Take a look around you. Look at the leaders of the Chicago Housing Authority. Look at the leader of the New York Housing Authority. What is happening down in Atlanta and on the coast in LA and Seattle? In many large public housing authorities across the country, you are seeing a lot less executive leadership who come with a public housing background. You see executives running public housing programs who came from state government. You see directors of voucher programs who come from the city. You see executive directors who were lobbyist on the hill. It is an interesting trend and something worth digging into.
I have been around enough public housing agencies in several countries to know that conformity creates dullness. Some of the best run PHAs across the USA are smaller ones. However; a sub-population of these can become very cookie cutter and focus on nothing but regulations. I have seen smaller PHAs knock it out of the park, so this is not a broad statement. Keene Housing Authority, Lawrence-Douglas County and Lincoln are some good examples of smaller PHAs that are very innovative.

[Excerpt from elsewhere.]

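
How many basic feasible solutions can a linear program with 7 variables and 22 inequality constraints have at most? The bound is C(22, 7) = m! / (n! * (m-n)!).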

When you bring different types of leaders who do not know public housing into a public housing authority, it opens a new world. They bring in new ideas, different management concepts and a willingness to push the limits. If a new executive director used to work in city government, he or she brings a list of contacts, networks and opportunities along. This is just smart business. The role of housing in a larger metro area is so important that the leadership of an agency needs to be politically savvy and plugged in. If you have an executive director who started in housing 20 years ago and worked her or his way up, they may or may not have built up the networks and political skills necessary to play in that arena.
A Healthy Mix
One thing that I have noticed is that a well functioning large or medium sized housing authority does a nice job blending housers and non-housers. The non-housers catch on pretty quickly to the basics and leverage their overall leadership skills to help hone the folks who understand and know the details of public housing. It is great when you see a director of a large department call on his or her experts working for them who have done the work for 15-20 years. It is pretty exciting to see the energy, ideas and collisions take place. It is healthy and can be re-energizing for an agency.
I recently spoke to an executive who worked for the state before taking over a position at the housing authority in her area. She told me a funny story of when HUD came and she had her first audit, she just told HUD, “You just need to go get us some more vouchers and all the problems will go away.” She laughed now that she is a few years in realizing that the HUD people thought she was crazy. The same lady re-energized her organization and brought a great deal of stability and innovation. We should welcome this influx of talent and do as much as possible to strengthen the industry.